Titan

Build Status

Titan is a programming language, based on the syntax and semantics of Lua, to be a statically-typed, ahead-of-time compiled sister language to Lua. Converting Lua code to Titan should yield a significant speedup, in some cases approaching the speed of C code. Unlike C, Titan is garbage-collected, and has nice high-level programming features such as first-class functions, objects, and generics. Unlike other statically-typed, garbage-collected languages, Titan is designed to interoperate seamlessly with Lua: Titan's native objects are kept in Lua's garbage-collected heap, and can be traced by Lua's garbage collector. Titan objects can be passed to Lua code, and Lua objects can be used by Titan code (although with a performance penalty compared to working with Titan objects).

The Titan compiler is under development and it is still compiling Titan modules to Lua code, but in the future it will compile them to C code. For more information, please, see the reference manual.

Requirements for running the compiler

  1. Lua >= 5.3.0
  2. LPeg >= 1.0.0

Install

Titan must be installed in a standard location; LuaRocks will do this, and will also install the LPeg dependency automatically.

    $ [install luarocks]
    $ luarocks install titan-lang-scm-1.rockspec

Usage

    $ tlc [options] [filename]

Compiler options

    -h       print this help
    -d name  dump the AST (after typechecking) to file 'name'
    -o name  output to file 'name' (default is 'tlc.lua')
    -c       ansi colors on
    -p       print the AST in Metalua format (before typechecking)
    -s       strict mode on
    -v       print current version
    -w       warnings on (consistent-subtyping, unused locals)

Runtime module loader

Titan also provides a runtime loader to use Titan modules on any standard Lua virtual machine:

require "titan-lang"
package.path = "./?.tl;" .. package.path

-- It will load my_module.tl if it exists:
local my_module = require "my_module"
local my_file = loadfile "my_file.tl"

The loader functions use the file extension (chunk name extension in the cases of load and loadstring) to decide whether it contains Titan (.tl) or plain Lua.

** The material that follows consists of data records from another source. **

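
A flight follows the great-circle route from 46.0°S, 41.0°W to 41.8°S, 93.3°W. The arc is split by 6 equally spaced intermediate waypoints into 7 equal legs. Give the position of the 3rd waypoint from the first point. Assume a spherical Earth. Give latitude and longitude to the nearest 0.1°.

The haversine formula gives a central angle δ ≈ 0.650 rad (37.2°) between the endpoints.
Interpolate at f = 3/7 with slerp weights a = sin((1−f)δ)/sin δ ≈ 0.600, b = sin(fδ)/sin δ ≈ 0.454.
p = a·p₁ + b·p₂ ≈ (0.295, -0.611, -0.734); φ = arcsin(p_z) ≈ -47.24°, λ = atan2(p_y, p_x) ≈ -64.25°.

≈ 47.2°S, 64.3°W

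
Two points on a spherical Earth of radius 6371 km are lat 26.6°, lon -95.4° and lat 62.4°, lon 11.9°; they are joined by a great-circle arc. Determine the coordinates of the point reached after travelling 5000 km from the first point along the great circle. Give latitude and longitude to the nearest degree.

≈ lat 61°, lon -53°

Convert each endpoint to a unit vector on the sphere (x = cos φ cos λ, y = cos φ sin λ, z = sin φ).
The central angle between the endpoints is δ = arccos(p₁·p₂) ≈ 1.294 rad (74.1°). The total great-circle distance is δ·R ≈ 1.294 × 6371 ≈ 8242 km, so the target fraction is f = 5000/8242 ≈ 0.607.
Interpolate at f ≈ 0.607 with slerp weights a = sin((1−f)δ)/sin δ ≈ 0.506, b = sin(fδ)/sin δ ≈ 0.735.
p = a·p₁ + b·p₂ ≈ (0.290, -0.381, 0.878); φ = arcsin(p_z) ≈ 61.39°, λ = atan2(p_y, p_x) ≈ -52.66°.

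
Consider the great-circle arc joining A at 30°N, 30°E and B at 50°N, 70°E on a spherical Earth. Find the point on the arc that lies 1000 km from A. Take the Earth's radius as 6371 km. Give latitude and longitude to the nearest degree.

The haversine formula gives a central angle δ ≈ 0.628 rad (36.0°) between the endpoints. The total great-circle distance is δ·R ≈ 0.628 × 6371 ≈ 3998 km, so the target fraction is f = 1000/3998 ≈ 0.250.
Interpolate at f ≈ 0.250 with slerp weights a = sin((1−f)δ)/sin δ ≈ 0.772, b = sin(fδ)/sin δ ≈ 0.266.
p = a·p₁ + b·p₂ ≈ (0.638, 0.495, 0.590); φ = arcsin(p_z) ≈ 36.16°, λ = atan2(p_y, p_x) ≈ 37.83°.

≈ 36°N, 38°E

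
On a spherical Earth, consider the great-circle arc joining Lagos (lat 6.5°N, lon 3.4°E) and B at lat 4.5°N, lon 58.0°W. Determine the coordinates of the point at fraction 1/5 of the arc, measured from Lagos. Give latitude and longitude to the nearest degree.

≈ lat 7°N, lon 9°W

Write both endpoints as unit vectors p₁, p₂ with components (cos φ cos λ, cos φ sin λ, sin φ).
The central angle between the endpoints is δ = arccos(p₁·p₂) ≈ 1.067 rad (61.1°).
Interpolate at f = 1/5 with slerp weights a = sin((1−f)δ)/sin δ ≈ 0.861, b = sin(fδ)/sin δ ≈ 0.242.
p = a·p₁ + b·p₂ ≈ (0.981, -0.154, 0.116); φ = arcsin(p_z) ≈ 6.68°, λ = atan2(p_y, p_x) ≈ -8.90°.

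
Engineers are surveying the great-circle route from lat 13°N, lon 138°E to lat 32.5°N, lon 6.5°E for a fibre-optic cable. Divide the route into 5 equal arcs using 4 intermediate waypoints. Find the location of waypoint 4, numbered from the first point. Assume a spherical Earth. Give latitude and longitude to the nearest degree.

≈ lat 44°N, lon 32°E

The haversine formula gives a central angle δ ≈ 2.008 rad (115.1°) between the endpoints.
Interpolate at f = 4/5 with slerp weights a = sin((1−f)δ)/sin δ ≈ 0.432, b = sin(fδ)/sin δ ≈ 1.103.
p = a·p₁ + b·p₂ ≈ (0.612, 0.387, 0.690); φ = arcsin(p_z) ≈ 43.62°, λ = atan2(p_y, p_x) ≈ 32.29°.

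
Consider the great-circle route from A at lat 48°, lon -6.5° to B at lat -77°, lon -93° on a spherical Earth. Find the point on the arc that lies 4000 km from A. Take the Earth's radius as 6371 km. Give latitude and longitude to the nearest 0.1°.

The haversine formula gives a central angle δ ≈ 2.367 rad (135.6°) between the endpoints. The total great-circle distance is δ·R ≈ 2.367 × 6371 ≈ 15082 km, so the target fraction is f = 4000/15082 ≈ 0.265.
Interpolate at f ≈ 0.265 with slerp weights a = sin((1−f)δ)/sin δ ≈ 1.410, b = sin(fδ)/sin δ ≈ 0.840.
p = a·p₁ + b·p₂ ≈ (0.927, -0.296, 0.229); φ = arcsin(p_z) ≈ 13.25°, λ = atan2(p_y, p_x) ≈ -17.67°.

≈ lat 13.2°, lon -17.7°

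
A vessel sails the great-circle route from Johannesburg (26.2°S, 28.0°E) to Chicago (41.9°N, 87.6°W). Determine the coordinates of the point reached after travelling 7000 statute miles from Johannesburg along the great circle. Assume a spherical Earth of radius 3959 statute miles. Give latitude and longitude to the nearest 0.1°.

≈ (35.6°N, 57.2°W)

The haversine formula gives a central angle δ ≈ 2.194 rad (125.7°) between the endpoints. The total great-circle distance is δ·R ≈ 2.194 × 3959 ≈ 8685 mi, so the target fraction is f = 7000/8685 ≈ 0.806.
Interpolate at f ≈ 0.806 with slerp weights a = sin((1−f)δ)/sin δ ≈ 0.508, b = sin(fδ)/sin δ ≈ 1.207.
p = a·p₁ + b·p₂ ≈ (0.440, -0.684, 0.582); φ = arcsin(p_z) ≈ 35.58°, λ = atan2(p_y, p_x) ≈ -57.22°.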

If you want to force loading the chunks as Titan you can use the functions provided by the titan-lang module (these work like their standard Lua counterparts):

local tl = require "titan-lang"
tl.loadstring(string, chunkname)
tl.load(func, chunkname)
tl.loadfile(filename)
tl.dofile(filename)

License

Released under the MIT License (MIT)

Copyright (c) 2017 Project Titan Developers

Permission is hereby granted, free of charge, to any person obtaining a copy of this software and associated documentation files (the "Software"), to deal in the Software without restriction, including without limitation the rights to use, copy, modify, merge, publish, distribute, sublicense, and/or sell copies of the Software, and to permit persons to whom the Software is furnished to do so, subject to the following conditions:

The above copyright notice and this permission notice shall be included in all copies or substantial portions of the Software.

THE SOFTWARE IS PROVIDED "AS IS", WITHOUT WARRANTY OF ANY KIND, EXPRESS OR IMPLIED, INCLUDING BUT NOT LIMITED TO THE WARRANTIES OF MERCHANTABILITY, FITNESS FOR A PARTICULAR PURPOSE AND NONINFRINGEMENT. IN NO EVENT SHALL THE AUTHORS OR COPYRIGHT HOLDERS BE LIABLE FOR ANY CLAIM, DAMAGES OR OTHER LIABILITY, WHETHER IN AN ACTION OF CONTRACT, TORT OR OTHERWISE, ARISING FROM, OUT OF OR IN CONNECTION WITH THE SOFTWARE OR THE USE OR OTHER DEALINGS IN THE SOFTWARE.